Administrative appeals would be sent to the upper tribunal of the tribunal service however, this matter in hand does not fall under its jurisdiction4. If John were to seek financial compensation, a claim in tort for breach of statutory duty would offer a monetary remedy in damages. However he would have to prove he suffered a harm that was of the kind that the act was made to prevent5 Judicial review The charity would need to apply to the High court administrative division ex parte for permission to make a claim for judicial review promptly or in any event within 3 months of the chancellor's failure to consult.

If permission is granted, the case will proceed to a full hearing6. In addition the claim will need to satisfy the requirements of O'Reilly7 which states for a claim to proceed, the matter must concern the activities of a public body in matters relating to public law.

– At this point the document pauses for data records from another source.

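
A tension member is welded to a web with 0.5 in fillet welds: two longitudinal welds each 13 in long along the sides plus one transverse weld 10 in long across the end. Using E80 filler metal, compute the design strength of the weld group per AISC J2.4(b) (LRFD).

φR_n ≈ 472 kips

E80XX → F_EXX = 80 ksi.
t_e = 0.707 × 0.5 = 0.3535 in.
R_nwl = 0.6 × 80 × 0.3535 × 26 = 441.2 kips (longitudinal, 2 welds).
R_nwt = 0.6 × 80 × 0.3535 × 10 = 169.7 kips (transverse, base value).
(i) R_nwl + R_nwt = 610.8 kips; (ii) 0.85 R_nwl + 1.5 R_nwt = 629.5 kips.
R_n = max = 629.5 kips [governs: (ii)]; φR_n = 472.1 kips.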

The challenge itself would be brought under The Supreme Court Act 1981 S. 31 and Part 54 of the Civil Procedure Rules and can be made by any person with locus Standi, that is, sufficient interest in the matter8. In assessing standing the approach varies between, types of organisations and individuals claims.

National Federation Of Self Employed And Small Businesses Ltd9 was the first important decision on the test, Lord Diplock referred to the desirability of a 'single public-minded taxpayer' being able to challenge the validity of unlawful administrative action10. In addition in support of the charity getting standing is the ruling in Greenpeace11. The reason for giving a pressure group standing12 was if Greenpeace were not able to bring the claim, then there would not be an effective manner to bring the claim to court. Under this liberal precedent, the IPG would appear to have standing however this is subject to court's discretion. 13

Grounds for review Satisfying all these terms IPG will then need to establish a ground for review. In this case the grounds of challenge concern the non enforcement of the statutory duty to consult. This duty can either be mandatory or directory. A directory requirement is one that non-observance will not nullify the decision. A mandatory requirement is one which is regarded as so essential that failure to observe it results in treating the decision made as invalid. In the case of Association of Metropolitan Authorities14 the duty to consult was held to be a mandatory requirement as it is a means of protecting the interests of those affected.

In some areas there will be a general discretion to consult such interests that appear to be appropriate. This is a test of reasonableness in many ways, not based on the Wednesbury test15 but 'a matter of common sense16'. This discretion is not absolute, to the point of choosing not to consult however, there is no requirement to do any more than ask for the consulted parties' views – they can be ignored17. If it is found the chancellor was aware that the charity was an interested party but choose not to consult them, this could be challenged as an unreasonable use of discretion18.

Where a duty to consult exists it must be performed before the mind of the authority becomes unduly fixed19 following the Gunning Criteria20. Based on this case law it would appear that the requirement was mandatory and discretion should have been exercised in favour of IPG. Policy Considerations Cases such as Hill21 have recognised blanket immunity for claims against certain public services in order to provide security in duty and prevent future inhibited and ineffective performance. Therefore IPG should therefore be aware loosing the claim based on these grounds.